G-estimation is a method for estimating the joint effects of time-varying treatments using ideas from instrumental variables methods. G-estimation of Causal Effects: Isolated Systolic Hypertension and Cardiovascular Death in the Framingham Heart Study (Am J Epidemiol. 1998;148(4):390-401) demonstrates how the G-estimation procedure allows for appropriate adjustment of the effect of a time-varying exposure in the presence of time-dependent confounders that are themselves influenced by the exposure.

The use of Marginal Structural Models can be an alternative to G-estimation. Marginal Structural Models and Causal Inference in Epidemiology (Epidemiology 2000;11(5):550-60) introduces a class of causal models that allow for improved adjustment for confounding in situations of time-dependent confounding. MSMs have two major advantages over G-estimation. Even if it is useful for survival time outcomes, continuous measured outcomes and Poisson count outcomes, logistic G-estimation cannot be conveniently used to estimate the effect of treatment on dichotomous outcomes unless the outcome is rare. The second major advantage of MSMs is that they resemble standard models, whereas G-estimation does not (see Marginal Structural Models to Estimate the Causal Effect of Zidovudine on the Survival of HIV-Positive Men. Epidemiology 2000;11(5):561-70).

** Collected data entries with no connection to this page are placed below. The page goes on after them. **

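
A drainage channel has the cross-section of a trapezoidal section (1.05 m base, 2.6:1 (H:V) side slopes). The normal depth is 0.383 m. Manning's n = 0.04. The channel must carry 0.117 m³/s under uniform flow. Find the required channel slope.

S = 0.000231

With bottom width b = 1.05 m and side slope z = 2.6: A = (b + zy)y = (1.05 + 2.6×0.383)×0.383 = 0.7835 m²; P = b + 2y√(1+z²) = 1.05 + 2×0.383×2.786 = 3.184 m.
Hydraulic radius R = A/P = 0.7835/3.184 = 0.2461 m.
From Manning's equation, S = [nQ / (1 A R^(2/3))]² = [0.04 × 0.117 / (1 × 0.7835 × 0.2461^(2/3))]² = 0.000231.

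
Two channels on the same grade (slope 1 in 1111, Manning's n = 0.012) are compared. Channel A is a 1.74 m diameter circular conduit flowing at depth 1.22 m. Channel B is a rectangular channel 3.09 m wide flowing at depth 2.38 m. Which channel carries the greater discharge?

channel B

Channel A: For a circular section of diameter D = 1.74 m at depth y = 1.22 m, the central angle is θ = 2 arccos(1 − 2y/D) = 3.97 rad. Then A = (D²/8)(θ − sin θ) = 1.781 m² and P = Dθ/2 = 3.454 m. Hydraulic radius R = A/P = 1.781/3.454 = 0.5157 m. Q_A = (1/0.012)·1.781·0.5157^(2/3)·√0.0009001 = 2.864 m³/s.
Channel B: Flow area A = b·y = 3.09 × 2.38 = 7.354 m². Wetted perimeter P = b + 2y = 3.09 + 2×2.38 = 7.85 m. Hydraulic radius R = A/P = 7.354/7.85 = 0.9368 m. Q_B = (1/0.012)·7.354·0.9368^(2/3)·√0.0009001 = 17.6 m³/s.
Q_A = 2.864 m³/s vs Q_B = 17.6 m³/s, so channel B carries more.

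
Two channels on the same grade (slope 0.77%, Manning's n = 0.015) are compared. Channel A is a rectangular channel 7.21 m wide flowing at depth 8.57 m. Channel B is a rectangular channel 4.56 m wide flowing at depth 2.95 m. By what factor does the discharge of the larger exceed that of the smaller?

7.23

Channel A: Flow area A = b·y = 7.21 × 8.57 = 61.79 m². Wetted perimeter P = b + 2y = 7.21 + 2×8.57 = 24.35 m. Hydraulic radius R = A/P = 61.79/24.35 = 2.538 m. Q_A = (1/0.015)·61.79·2.538^(2/3)·√0.0077 = 672.5 m³/s.
Channel B: Flow area A = b·y = 4.56 × 2.95 = 13.45 m². Wetted perimeter P = b + 2y = 4.56 + 2×2.95 = 10.46 m. Hydraulic radius R = A/P = 13.45/10.46 = 1.286 m. Q_B = (1/0.015)·13.45·1.286^(2/3)·√0.0077 = 93.06 m³/s.
The larger discharge is 672.5 m³/s and the smaller is 93.06 m³/s; the ratio is 7.23.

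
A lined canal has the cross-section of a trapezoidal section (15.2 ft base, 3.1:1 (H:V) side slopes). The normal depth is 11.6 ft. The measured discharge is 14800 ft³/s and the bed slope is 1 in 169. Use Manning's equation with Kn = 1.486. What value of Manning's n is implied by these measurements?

With bottom width b = 15.2 ft and side slope z = 3.1: A = (b + zy)y = (15.2 + 3.1×11.6)×11.6 = 593.5 ft²; P = b + 2y√(1+z²) = 15.2 + 2×11.6×3.257 = 90.77 ft.
Hydraulic radius R = A/P = 593.5/90.77 = 6.538 ft.
Rearranging Manning's equation: n = (1.486/Q) A R^(2/3) S^(1/2) = (1.486/14800) × 593.5 × 6.538^(2/3) × √0.005917 = 0.016.

n = 0.016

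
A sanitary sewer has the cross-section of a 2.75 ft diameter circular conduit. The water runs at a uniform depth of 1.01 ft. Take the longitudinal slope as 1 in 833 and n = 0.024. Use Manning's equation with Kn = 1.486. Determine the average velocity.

V = 1.44 ft/s

For a circular section of diameter D = 2.75 ft at depth y = 1.01 ft, the central angle is θ = 2 arccos(1 − 2y/D) = 2.604 rad. Then A = (D²/8)(θ − sin θ) = 1.978 ft² and P = Dθ/2 = 3.581 ft.
Hydraulic radius R = A/P = 1.978/3.581 = 0.5524 ft.
From Manning's equation, V = (1.486/n) R^(2/3) S^(1/2) = (1.486/0.024) × 0.5524^(2/3) × 0.0012^(1/2) = 1.44 ft/s.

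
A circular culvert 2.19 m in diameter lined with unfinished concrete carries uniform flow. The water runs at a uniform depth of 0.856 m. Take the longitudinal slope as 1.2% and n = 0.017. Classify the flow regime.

For a circular section of diameter D = 2.19 m at depth y = 0.856 m, the central angle is θ = 2 arccos(1 − 2y/D) = 2.702 rad. Then A = (D²/8)(θ − sin θ) = 1.364 m² and P = Dθ/2 = 2.958 m.
Hydraulic radius R = A/P = 1.364/2.958 = 0.4612 m.
V = (1/n) R^(2/3) √S = (1/0.017) × 0.4612^(2/3) × √0.012 = 3.846 m/s. Hydraulic depth D_h = A/T = 1.364/2.137 = 0.6383 m.
Froude number Fr = V/√(g·D_h) = 3.846/√(9.81×0.6383) = 1.54, which is greater than 1, so the flow is supercritical.

supercritical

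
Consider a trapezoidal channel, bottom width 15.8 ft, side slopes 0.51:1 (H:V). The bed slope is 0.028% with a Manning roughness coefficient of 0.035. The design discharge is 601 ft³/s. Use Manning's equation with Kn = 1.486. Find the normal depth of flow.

Manning's equation rearranged: A R^(2/3) = nQ / (1.486·√S) = 0.035 × 601 / (1.486 × √0.00028) = 845.9.
Try y = 10.5 ft: A R^(2/3) = 703.9 — too small.
Try y = 13.4 ft: A R^(2/3) = 1068 — too large.
Try y = 11.7 ft: A R^(2/3) = 845.9 — close enough.

y_n = 11.7 ft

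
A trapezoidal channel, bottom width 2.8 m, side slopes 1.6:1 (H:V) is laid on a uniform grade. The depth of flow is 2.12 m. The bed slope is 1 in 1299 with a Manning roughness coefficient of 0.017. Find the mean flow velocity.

V = 1.86 m/s

With bottom width b = 2.8 m and side slope z = 1.6: A = (b + zy)y = (2.8 + 1.6×2.12)×2.12 = 13.13 m²; P = b + 2y√(1+z²) = 2.8 + 2×2.12×1.887 = 10.8 m.
Hydraulic radius R = A/P = 13.13/10.8 = 1.215 m.
From Manning's equation, V = (1/n) R^(2/3) S^(1/2) = (1/0.017) × 1.215^(2/3) × 0.0007698^(1/2) = 1.86 m/s.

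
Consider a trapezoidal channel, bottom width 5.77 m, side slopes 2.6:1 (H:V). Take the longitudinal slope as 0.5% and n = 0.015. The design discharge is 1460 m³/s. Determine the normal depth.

y_n = 6.24 m

Manning's equation rearranged: A R^(2/3) = nQ / (1·√S) = 0.015 × 1460 / (√0.005) = 309.7.
Trying y = 7.26 m: A R^(2/3) = 441.2 — high.
Trying y = 6.24 m: A R^(2/3) = 309.5 — ≈ 309.7.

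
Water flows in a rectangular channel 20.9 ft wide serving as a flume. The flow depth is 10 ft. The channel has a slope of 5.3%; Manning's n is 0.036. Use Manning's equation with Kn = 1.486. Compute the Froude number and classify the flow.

Flow area A = b·y = 20.9 × 10 = 209 ft². Wetted perimeter P = b + 2y = 20.9 + 2×10 = 40.9 ft.
Hydraulic radius R = A/P = 209/40.9 = 5.11 ft.
V = (1.486/n) R^(2/3) √S = (1.486/0.036) × 5.11^(2/3) × √0.053 = 28.19 ft/s. Hydraulic depth D_h = A/T = 209/20.9 = 10 ft.
Froude number Fr = V/√(g·D_h) = 28.19/√(32.2×10) = 1.57, which is greater than 1, so the flow is supercritical.

supercritical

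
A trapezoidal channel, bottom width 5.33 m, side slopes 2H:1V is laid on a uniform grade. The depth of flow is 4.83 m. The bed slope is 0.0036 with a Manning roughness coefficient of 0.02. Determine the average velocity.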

Effect of highly active antiretroviral therapy on time to acquired immunodeficiency syndrome or death using marginal structural models (Am J Epidemiol. 2003;158(7):687-94) provides a clear example in which standard Cox analysis failed to detect a clinically meaningful net benefit of treatment because it does not appropriately adjust for time-dependent covariates that are simultaneously confounders and intermediate variables. This net benefit was shown using a marginal structural survival model. In Time-dependent propensity score and collider-stratification bias: an example of beta2-agonist use and the risk of coronary heart disease (Eur J Epidemiol. 2013;28(4):291-9), various methods to control for time-dependent confounding are compared in an empirical study on the association between inhaled beta-2-agonists and the risk of coronary heart disease. MSMs resulted in slightly reduced associations compared to standard Cox-regression.

*6.2.3.6. The trend-in-trend design*

The Trend-in-trend Research Design for Causal Inference (Epidemiology 2017;28(4):529-36) presents a semi-ecological design, whereby trends in exposure and in outcome rates are compared in subsets of the population that have different rates of uptake for the drug in question. These subsets are identified through PS modelling. There is a formal framework for transforming the observed trends into an effect estimate. Simulation and empirical studies showed the design to be less statistically efficient than a cohort study, but more resistant to confounding. The trend-in-trend method may be useful in settings where there is a strong time trend in exposure, such as a newly approved drug.